La explosión provocada por Isabel había dejado la villa en ruinas. La cocina y gran parte de la planta baja eran ahora poco más que escombros humeantes. Yeray, exasperado por el comportamiento destructivo de su "huésped", no tuvo más remedio que trasladarla a otra de sus propiedades.
Después de armar un escándalo memorable, Isabel finalmente se dio por vencida y tomó un baño. El agotamiento pesaba sobre sus hombros cuando salió del cuarto de baño, envuelta en una pijama de seda. Lo único que anhelaba era hundirse en un sueño profundo, pero sus planes se vieron frustrados al encontrar a Yeray sentado tranquilamente en la cama, hojeando un libro con fingida indiferencia.

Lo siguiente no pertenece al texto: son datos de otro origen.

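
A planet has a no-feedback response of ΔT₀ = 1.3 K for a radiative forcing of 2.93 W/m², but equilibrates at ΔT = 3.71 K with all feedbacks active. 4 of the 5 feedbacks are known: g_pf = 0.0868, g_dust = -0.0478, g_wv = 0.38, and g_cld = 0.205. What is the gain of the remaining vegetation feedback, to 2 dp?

0.03

Amplification A = ΔT/ΔT₀ = 3.71/1.3 = 2.854.
Total gain g = 1 − 1/A = 1 − 1/2.854 = 0.6496.
Known gains sum to 0.0868 − 0.0478 + 0.38 + 0.205 = 0.624.
g_veg = 0.6496 − 0.624 = 0.03.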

—¿Qué... qué diablos significa esto? —Las palabras salieron entrecortadas por la indignación.
Yeray ni siquiera levantó la vista del libro.
—¿Qué va a significar? Que tengo que vigilarte personalmente.
Sus ojos recorrieron la habitación. Una cama amplia y un sofá que parecía demasiado pequeño para dormir cómodamente. La implicación era clara, y no le gustaba en absoluto.
—¿Te vas a quedar ahí parada toda la noche? —Yeray finalmente alzó la mirada—. ¿No que estabas muerta de cansancio?
—¿Perdón? —Isabel sintió que se le secaba la garganta—. ¿Pretendes que duerma en la misma cama que tú?
—Considéralo un privilegio —una sonrisa burlona se dibujó en sus labios—. ¿No te parece buena oferta?
—Ay, muchísimas gracias —el sarcasmo goteaba de cada sílaba—. Pero paso. Mejor sal de aquí, te prometo que ya no causaré problemas.
La risa de Yeray resonó con un eco de crueldad.
—Si hubieras sido así de obediente desde el principio, nos habríamos ahorrado muchos problemas.
Isabel apretó los labios. ¿Quién podría mantener la calma después de ser secuestrada? Era ridículo esperar que se comportara como si nada hubiera pasado.
—Lástima que sea demasiado tarde —continuó él—. Ya no confío en ti.
Los dientes de Isabel rechinaron mientras lo fulminaba con la mirada. Al ver que ella no se movía, Yeray se levantó de la cama y avanzó hacia ella con pasos deliberadamente lentos.
Isabel retrocedió instintivamente, pero no fue lo suficientemente rápida. En un movimiento brusco, Yeray agarró el cuello de su pijama. La seda crujió bajo la presión, un botón saltó y rebotó en el suelo con un tintineo acusador.
El silencio que siguió fue denso, cargado de tensión.
Yeray se irguió en toda su altura, su mirada cayendo sobre ella como una avalancha. El aire a su alrededor parecía haberse congelado, emanando un peligro que Isabel nunca había percibido en él. Por primera vez, sintió un temblor involuntario recorrer su espina dorsal.
—¿Por qué... por qué me miras así?
Él dio un paso más, acortando la distancia entre ellos. Isabel intentó retroceder por instinto, pero la pared a su espalda se lo impedía. Estaba atrapada.
—¿Qué haces? ¡Déjame en paz! —sus manos se alzaron para empujarlo, pero él las atrapó con facilidad.
Yeray se inclinó hacia ella, su aliento cálido acariciando su oído en un contraste perturbador con la frialdad de su voz:
—¿Recuerdas lo que te dije antes de que dejaras Francia?
Isabel se tensó completamente. Los recuerdos la asaltaron como una oleada: Yeray, con el rostro ensangrentado, acercándose a ella aquel día. Nunca supo qué le había sucedido ni por qué estaba herido.
Sus palabras resonaron en su memoria: "Recuérdalo, eres mi prometida, y alejarte de Francia es lo mejor para ti. Vendré personalmente a buscarte."